A quick shortcut for this problem type: if there are \(N\) houses, the magical number \(x\) must satisfy
\(x^2 = \frac{N(N+1)}{2}\).
This means the sum of all house numbers must be a perfect square, and the house number is the square root of that sum. For \(N=49\), the sum is \(S_{49} = 1225\), and \(\sqrt{1225} = 35\). This works because \(1225\) is a perfect square. This type of problem only has an integer solution if \(\frac{N(N+1)}{2}\) is a perfect square (these are called square triangular numbers).

Answer 1

Step 1: Understanding the Question: We have houses numbered \(1, 2, 3, \ldots, 49\). Let the "magical house number" be \(x\).
The condition is that the sum of the numbers of houses to the left of \(x\) (i.e., \(1\) to \(x-1\)) is equal to the sum of the numbers of houses to the right of \(x\) (i.e., \(x+1\) to \(49\)).
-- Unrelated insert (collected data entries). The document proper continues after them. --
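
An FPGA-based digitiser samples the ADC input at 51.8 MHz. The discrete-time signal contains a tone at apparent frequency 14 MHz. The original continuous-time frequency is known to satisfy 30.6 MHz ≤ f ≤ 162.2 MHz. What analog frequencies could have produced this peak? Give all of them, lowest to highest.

37.8 MHz, 65.8 MHz, 89.6 MHz, 117.6 MHz, 141.4 MHz

Frequencies that alias to 14 MHz are k·fs ± 14 MHz for integer k ≥ 0.
k=0: 14 MHz.
k=1: 37.8 MHz, 65.8 MHz.
k=2: 89.6 MHz, 117.6 MHz.
k=3: 141.4 MHz, 169.4 MHz.
k=4: 193.2 MHz, 221.2 MHz.
Within [30.6 MHz, 162.2 MHz]: 37.8 MHz, 65.8 MHz, 89.6 MHz, 117.6 MHz, 141.4 MHz.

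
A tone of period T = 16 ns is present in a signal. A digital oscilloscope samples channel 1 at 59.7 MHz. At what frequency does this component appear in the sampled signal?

2.8 MHz

T = 16 ns → f = 1/T = 62.5 MHz.
62.5 MHz mod fs = 2.8 MHz.
2.8 MHz ≤ fs/2 = 29.85 MHz, appears at 2.8 MHz.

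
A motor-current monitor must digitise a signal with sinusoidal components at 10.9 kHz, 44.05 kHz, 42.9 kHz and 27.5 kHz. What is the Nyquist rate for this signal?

88.1 kHz

Highest-frequency component: 44.05 kHz.
Nyquist rate = 2 × 44.05 kHz = 88.1 kHz.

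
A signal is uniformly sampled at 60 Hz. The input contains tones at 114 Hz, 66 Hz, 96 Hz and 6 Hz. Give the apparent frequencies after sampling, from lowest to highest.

fs/2 = 30 Hz.
114 Hz mod fs = 54 Hz.
54 Hz > fs/2 = 30 Hz, folds to fs − 54 Hz = 6 Hz.
66 Hz mod fs = 6 Hz.
6 Hz ≤ fs/2 = 30 Hz, appears at 6 Hz.
96 Hz mod fs = 36 Hz.
36 Hz > fs/2 = 30 Hz, folds to fs − 36 Hz = 24 Hz.
6 Hz ≤ fs/2 = 30 Hz, passes unchanged.
Distinct values: {6 Hz, 24 Hz}.

6 Hz, 24 Hz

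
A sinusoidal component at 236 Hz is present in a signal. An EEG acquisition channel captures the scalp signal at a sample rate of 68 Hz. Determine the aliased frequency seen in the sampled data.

32 Hz

236 Hz mod fs = 32 Hz.
32 Hz ≤ fs/2 = 34 Hz, appears at 32 Hz.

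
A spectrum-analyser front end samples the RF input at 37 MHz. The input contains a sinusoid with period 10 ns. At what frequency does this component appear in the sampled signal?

T = 10 ns → f = 1/T = 100 MHz.
100 MHz mod fs = 26 MHz.
26 MHz > fs/2 = 18.5 MHz, folds to fs − 26 MHz = 11 MHz.

11 MHz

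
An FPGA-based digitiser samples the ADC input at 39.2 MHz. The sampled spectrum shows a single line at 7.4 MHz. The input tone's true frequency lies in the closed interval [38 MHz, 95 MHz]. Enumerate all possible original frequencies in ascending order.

Frequencies that alias to 7.4 MHz are k·fs ± 7.4 MHz for integer k ≥ 0.
k=0: 7.4 MHz.
k=1: 31.8 MHz, 46.6 MHz.
k=2: 71 MHz, 85.8 MHz.
k=3: 110.2 MHz, 125 MHz.
Within [38 MHz, 95 MHz]: 46.6 MHz, 71 MHz, 85.8 MHz.

46.6 MHz, 71 MHz, 85.8 MHz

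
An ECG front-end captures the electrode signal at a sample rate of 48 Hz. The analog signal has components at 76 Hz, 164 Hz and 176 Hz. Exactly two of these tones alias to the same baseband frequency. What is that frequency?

fs/2 = 24 Hz.
76 Hz mod fs = 28 Hz.
28 Hz > fs/2 = 24 Hz, folds to fs − 28 Hz = 20 Hz.
164 Hz mod fs = 20 Hz.
20 Hz ≤ fs/2 = 24 Hz, appears at 20 Hz.
176 Hz mod fs = 32 Hz.
32 Hz > fs/2 = 24 Hz, folds to fs − 32 Hz = 16 Hz.
76 Hz and 164 Hz both map to 20 Hz.

20 Hz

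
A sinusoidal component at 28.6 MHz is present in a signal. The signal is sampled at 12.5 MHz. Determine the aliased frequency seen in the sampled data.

28.6 MHz mod fs = 3.6 MHz.
3.6 MHz ≤ fs/2 = 6.25 MHz, appears at 3.6 MHz.

3.6 MHz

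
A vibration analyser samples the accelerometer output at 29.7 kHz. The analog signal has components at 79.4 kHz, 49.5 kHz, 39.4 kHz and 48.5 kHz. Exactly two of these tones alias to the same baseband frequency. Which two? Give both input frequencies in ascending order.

39.4 kHz, 79.4 kHz

fs/2 = 14.85 kHz.
79.4 kHz mod fs = 20 kHz.
20 kHz > fs/2 = 14.85 kHz, folds to fs − 20 kHz = 9.7 kHz.
49.5 kHz mod fs = 19.8 kHz.
19.8 kHz > fs/2 = 14.85 kHz, folds to fs − 19.8 kHz = 9.9 kHz.
39.4 kHz mod fs = 9.7 kHz.
9.7 kHz ≤ fs/2 = 14.85 kHz, appears at 9.7 kHz.
48.5 kHz mod fs = 18.8 kHz.
18.8 kHz > fs/2 = 14.85 kHz, folds to fs − 18.8 kHz = 10.9 kHz.
39.4 kHz and 79.4 kHz both map to 9.7 kHz.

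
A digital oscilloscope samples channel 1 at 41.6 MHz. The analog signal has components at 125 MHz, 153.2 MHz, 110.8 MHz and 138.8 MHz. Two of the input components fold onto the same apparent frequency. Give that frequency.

fs/2 = 20.8 MHz.
125 MHz mod fs = 0.2 MHz.
0.2 MHz ≤ fs/2 = 20.8 MHz, appears at 0.2 MHz.
153.2 MHz mod fs = 28.4 MHz.
28.4 MHz > fs/2 = 20.8 MHz, folds to fs − 28.4 MHz = 13.2 MHz.
110.8 MHz mod fs = 27.6 MHz.
27.6 MHz > fs/2 = 20.8 MHz, folds to fs − 27.6 MHz = 14 MHz.
138.8 MHz mod fs = 14 MHz.
14 MHz ≤ fs/2 = 20.8 MHz, appears at 14 MHz.
110.8 MHz and 138.8 MHz both map to 14 MHz.

14 MHz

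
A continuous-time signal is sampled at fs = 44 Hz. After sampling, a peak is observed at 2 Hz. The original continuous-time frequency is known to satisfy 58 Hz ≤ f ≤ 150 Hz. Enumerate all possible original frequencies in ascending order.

Frequencies that alias to 2 Hz are k·fs ± 2 Hz for integer k ≥ 0.
k=0: 2 Hz.
k=1: 42 Hz, 46 Hz.
k=2: 86 Hz, 90 Hz.
k=3: 130 Hz, 134 Hz.
k=4: 174 Hz, 178 Hz.
Within [58 Hz, 150 Hz]: 86 Hz, 90 Hz, 130 Hz, 134 Hz.

86 Hz, 90 Hz, 130 Hz, 134 Hz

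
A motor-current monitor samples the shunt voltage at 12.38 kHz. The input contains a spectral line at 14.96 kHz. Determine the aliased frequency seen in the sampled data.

2.58 kHz

14.96 kHz mod fs = 2.58 kHz.
2.58 kHz ≤ fs/2 = 6.19 kHz, appears at 2.58 kHz.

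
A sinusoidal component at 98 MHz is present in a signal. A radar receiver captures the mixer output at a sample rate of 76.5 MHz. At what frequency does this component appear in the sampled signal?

98 MHz mod fs = 21.5 MHz.
21.5 MHz ≤ fs/2 = 38.25 MHz, appears at 21.5 MHz.

21.5 MHz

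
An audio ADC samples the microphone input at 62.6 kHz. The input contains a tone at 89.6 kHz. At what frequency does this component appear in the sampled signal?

27 kHz

89.6 kHz mod fs = 27 kHz.
27 kHz ≤ fs/2 = 31.3 kHz, appears at 27 kHz.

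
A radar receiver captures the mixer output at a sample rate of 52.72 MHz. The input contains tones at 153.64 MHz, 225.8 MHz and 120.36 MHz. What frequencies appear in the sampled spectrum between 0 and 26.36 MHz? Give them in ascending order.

4.52 MHz, 14.92 MHz

fs/2 = 26.36 MHz.
153.64 MHz mod fs = 48.2 MHz.
48.2 MHz > fs/2 = 26.36 MHz, folds to fs − 48.2 MHz = 4.52 MHz.
225.8 MHz mod fs = 14.92 MHz.
14.92 MHz ≤ fs/2 = 26.36 MHz, appears at 14.92 MHz.
120.36 MHz mod fs = 14.92 MHz.
14.92 MHz ≤ fs/2 = 26.36 MHz, appears at 14.92 MHz.
Distinct values: {4.52 MHz, 14.92 MHz}.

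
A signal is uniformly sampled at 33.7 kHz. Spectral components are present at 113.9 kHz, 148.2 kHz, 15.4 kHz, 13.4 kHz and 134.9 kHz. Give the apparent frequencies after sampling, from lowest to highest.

0.1 kHz, 12.8 kHz, 13.4 kHz, 15.4 kHz

fs/2 = 16.85 kHz.
113.9 kHz mod fs = 12.8 kHz.
12.8 kHz ≤ fs/2 = 16.85 kHz, appears at 12.8 kHz.
148.2 kHz mod fs = 13.4 kHz.
13.4 kHz ≤ fs/2 = 16.85 kHz, appears at 13.4 kHz.
15.4 kHz ≤ fs/2 = 16.85 kHz, passes unchanged.
13.4 kHz ≤ fs/2 = 16.85 kHz, passes unchanged.
134.9 kHz mod fs = 0.1 kHz.
0.1 kHz ≤ fs/2 = 16.85 kHz, appears at 0.1 kHz.
Distinct values: {0.1 kHz, 12.8 kHz, 13.4 kHz, 15.4 kHz}.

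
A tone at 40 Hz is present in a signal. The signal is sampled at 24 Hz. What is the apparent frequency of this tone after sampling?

40 Hz mod fs = 16 Hz.
16 Hz > fs/2 = 12 Hz, folds to fs − 16 Hz = 8 Hz.

8 Hz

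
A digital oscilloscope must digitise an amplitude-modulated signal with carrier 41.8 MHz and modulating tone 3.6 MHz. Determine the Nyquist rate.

AM sidebands sit at fc ± fm = 38.2 MHz and 45.4 MHz.
Highest-frequency component: 45.4 MHz.
Nyquist rate = 2 × 45.4 MHz = 90.8 MHz.

90.8 MHz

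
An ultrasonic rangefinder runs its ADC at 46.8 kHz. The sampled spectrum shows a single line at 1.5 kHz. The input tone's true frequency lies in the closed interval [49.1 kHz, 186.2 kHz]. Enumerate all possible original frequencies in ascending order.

Frequencies that alias to 1.5 kHz are k·fs ± 1.5 kHz for integer k ≥ 0.
k=0: 1.5 kHz.
k=1: 45.3 kHz, 48.3 kHz.
k=2: 92.1 kHz, 95.1 kHz.
k=3: 138.9 kHz, 141.9 kHz.
k=4: 185.7 kHz, 188.7 kHz.
k=5: 232.5 kHz, 235.5 kHz.
Within [49.1 kHz, 186.2 kHz]: 92.1 kHz, 95.1 kHz, 138.9 kHz, 141.9 kHz, 185.7 kHz.

92.1 kHz, 95.1 kHz, 138.9 kHz, 141.9 kHz, 185.7 kHz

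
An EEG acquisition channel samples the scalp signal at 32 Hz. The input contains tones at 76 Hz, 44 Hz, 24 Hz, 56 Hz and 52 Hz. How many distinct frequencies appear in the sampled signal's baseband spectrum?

2

fs/2 = 16 Hz.
76 Hz mod fs = 12 Hz.
12 Hz ≤ fs/2 = 16 Hz, appears at 12 Hz.
44 Hz mod fs = 12 Hz.
12 Hz ≤ fs/2 = 16 Hz, appears at 12 Hz.
24 Hz > fs/2 = 16 Hz, folds to fs − 24 Hz = 8 Hz.
56 Hz mod fs = 24 Hz.
24 Hz > fs/2 = 16 Hz, folds to fs − 24 Hz = 8 Hz.
52 Hz mod fs = 20 Hz.
20 Hz > fs/2 = 16 Hz, folds to fs − 20 Hz = 12 Hz.
Distinct values: {8 Hz, 12 Hz} → 2.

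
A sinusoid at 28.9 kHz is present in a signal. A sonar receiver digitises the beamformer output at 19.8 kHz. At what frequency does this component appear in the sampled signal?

9.1 kHz

28.9 kHz mod fs = 9.1 kHz.
9.1 kHz ≤ fs/2 = 9.9 kHz, appears at 9.1 kHz.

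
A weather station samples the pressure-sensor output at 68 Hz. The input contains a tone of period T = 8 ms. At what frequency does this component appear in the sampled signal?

11 Hz

T = 8 ms → f = 1/T = 125 Hz.
125 Hz mod fs = 57 Hz.
57 Hz > fs/2 = 34 Hz, folds to fs − 57 Hz = 11 Hz.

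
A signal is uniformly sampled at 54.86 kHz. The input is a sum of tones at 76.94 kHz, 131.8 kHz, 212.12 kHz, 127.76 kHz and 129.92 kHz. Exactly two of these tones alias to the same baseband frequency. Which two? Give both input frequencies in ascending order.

76.94 kHz, 131.8 kHz

fs/2 = 27.43 kHz.
76.94 kHz mod fs = 22.08 kHz.
22.08 kHz ≤ fs/2 = 27.43 kHz, appears at 22.08 kHz.
131.8 kHz mod fs = 22.08 kHz.
22.08 kHz ≤ fs/2 = 27.43 kHz, appears at 22.08 kHz.
212.12 kHz mod fs = 47.54 kHz.
47.54 kHz > fs/2 = 27.43 kHz, folds to fs − 47.54 kHz = 7.32 kHz.
127.76 kHz mod fs = 18.04 kHz.
18.04 kHz ≤ fs/2 = 27.43 kHz, appears at 18.04 kHz.
129.92 kHz mod fs = 20.2 kHz.
20.2 kHz ≤ fs/2 = 27.43 kHz, appears at 20.2 kHz.
76.94 kHz and 131.8 kHz both map to 22.08 kHz.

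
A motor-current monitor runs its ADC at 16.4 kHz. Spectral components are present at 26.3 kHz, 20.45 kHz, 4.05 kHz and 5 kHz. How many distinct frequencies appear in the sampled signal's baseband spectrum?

3

fs/2 = 8.2 kHz.
26.3 kHz mod fs = 9.9 kHz.
9.9 kHz > fs/2 = 8.2 kHz, folds to fs − 9.9 kHz = 6.5 kHz.
20.45 kHz mod fs = 4.05 kHz.
4.05 kHz ≤ fs/2 = 8.2 kHz, appears at 4.05 kHz.
4.05 kHz ≤ fs/2 = 8.2 kHz, passes unchanged.
5 kHz ≤ fs/2 = 8.2 kHz, passes unchanged.
Distinct values: {4.05 kHz, 5 kHz, 6.5 kHz} → 3.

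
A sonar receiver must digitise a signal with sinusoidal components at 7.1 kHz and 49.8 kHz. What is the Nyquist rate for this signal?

99.6 kHz

Highest-frequency component: 49.8 kHz.
Nyquist rate = 2 × 49.8 kHz = 99.6 kHz.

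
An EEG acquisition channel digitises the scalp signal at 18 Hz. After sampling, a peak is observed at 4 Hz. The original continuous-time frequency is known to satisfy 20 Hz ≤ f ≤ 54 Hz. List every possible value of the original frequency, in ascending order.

22 Hz, 32 Hz, 40 Hz, 50 Hz

Frequencies that alias to 4 Hz are k·fs ± 4 Hz for integer k ≥ 0.
k=0: 4 Hz.
k=1: 14 Hz, 22 Hz.
k=2: 32 Hz, 40 Hz.
k=3: 50 Hz, 58 Hz.
k=4: 68 Hz, 76 Hz.
Within [20 Hz, 54 Hz]: 22 Hz, 32 Hz, 40 Hz, 50 Hz.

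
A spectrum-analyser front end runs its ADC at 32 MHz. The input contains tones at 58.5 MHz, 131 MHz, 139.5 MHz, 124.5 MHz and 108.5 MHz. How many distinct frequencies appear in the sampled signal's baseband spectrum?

5

fs/2 = 16 MHz.
58.5 MHz mod fs = 26.5 MHz.
26.5 MHz > fs/2 = 16 MHz, folds to fs − 26.5 MHz = 5.5 MHz.
131 MHz mod fs = 3 MHz.
3 MHz ≤ fs/2 = 16 MHz, appears at 3 MHz.
139.5 MHz mod fs = 11.5 MHz.
11.5 MHz ≤ fs/2 = 16 MHz, appears at 11.5 MHz.
124.5 MHz mod fs = 28.5 MHz.
28.5 MHz > fs/2 = 16 MHz, folds to fs − 28.5 MHz = 3.5 MHz.
108.5 MHz mod fs = 12.5 MHz.
12.5 MHz ≤ fs/2 = 16 MHz, appears at 12.5 MHz.
Distinct values: {3 MHz, 3.5 MHz, 5.5 MHz, 11.5 MHz, 12.5 MHz} → 5.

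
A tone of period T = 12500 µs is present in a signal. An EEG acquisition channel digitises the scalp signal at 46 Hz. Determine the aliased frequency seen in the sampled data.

T = 12500 µs → f = 1/T = 80 Hz.
80 Hz mod fs = 34 Hz.
34 Hz > fs/2 = 23 Hz, folds to fs − 34 Hz = 12 Hz.

12 Hz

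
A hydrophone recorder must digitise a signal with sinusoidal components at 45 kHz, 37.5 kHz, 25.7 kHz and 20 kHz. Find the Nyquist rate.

90 kHz

Highest-frequency component: 45 kHz.
Nyquist rate = 2 × 45 kHz = 90 kHz.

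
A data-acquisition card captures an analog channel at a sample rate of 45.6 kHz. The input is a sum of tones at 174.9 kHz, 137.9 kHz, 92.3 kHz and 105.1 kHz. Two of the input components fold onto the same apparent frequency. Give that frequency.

1.1 kHz

fs/2 = 22.8 kHz.
174.9 kHz mod fs = 38.1 kHz.
38.1 kHz > fs/2 = 22.8 kHz, folds to fs − 38.1 kHz = 7.5 kHz.
137.9 kHz mod fs = 1.1 kHz.
1.1 kHz ≤ fs/2 = 22.8 kHz, appears at 1.1 kHz.
92.3 kHz mod fs = 1.1 kHz.
1.1 kHz ≤ fs/2 = 22.8 kHz, appears at 1.1 kHz.
105.1 kHz mod fs = 13.9 kHz.
13.9 kHz ≤ fs/2 = 22.8 kHz, appears at 13.9 kHz.
92.3 kHz and 137.9 kHz both map to 1.1 kHz.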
Step 2: Key Formula or Approach: We will use the formula for the sum of the first \(n\) integers: \(S_n = \frac{n(n+1)}{2}\).
The sum of numbers to the left of \(x\) is \(S_{x-1}\).
The sum of numbers to the right of \(x\) can be expressed as the total sum \((S_{49})\) minus the sum up to house \(x\) \((S_x)\). The equation to solve is: \(S_{x-1} = S_{49} - S_x\).

Step 3: Detailed Explanation: 1. Sum of numbers to the left of x:
\[ S_{\text{left}} = S_{x-1} = \frac{(x-1)x}{2} \] 2. Sum of numbers to the right of x: First, calculate the total sum for all 49 houses:
\[ S_{\text{total}} = S_{49} = \frac{49(49+1)}{2} = \frac{49 \times 50}{2} = 1225 \] Now, calculate the sum up to house \(x\):
\[ S_{\text{up to } x} = S_x = \frac{x(x+1)}{2} \] The sum to the right is the total sum minus the sum up to \(x\):
\[ S_{\text{right}} = S_{49} - S_x = 1225 - \frac{x(x+1)}{2} \] 3. Set up and solve the equation:
\[ S_{\text{left}} = S_{\text{right}} \] \[ \frac{x(x-1)}{2} = 1225 - \frac{x(x+1)}{2} \] To eliminate the fraction, multiply the entire equation by 2:
\[ x(x-1) = 2(1225) - x(x+1) \] \[ x^2 - x = 2450 - (x^2 + x) \] \[ x^2 - x = 2450 - x^2 - x \] Add \(x^2\) to both sides:
\[ 2x^2 - x = 2450 - x \] Add \(x\) to both sides:
\[ 2x^2 = 2450 \] Divide by 2:
\[ x^2 = 1225 \] Take the square root:
\[ x = \sqrt{1225} = 35 \]

Step 4: Final Answer:
The magical house number is \(35\).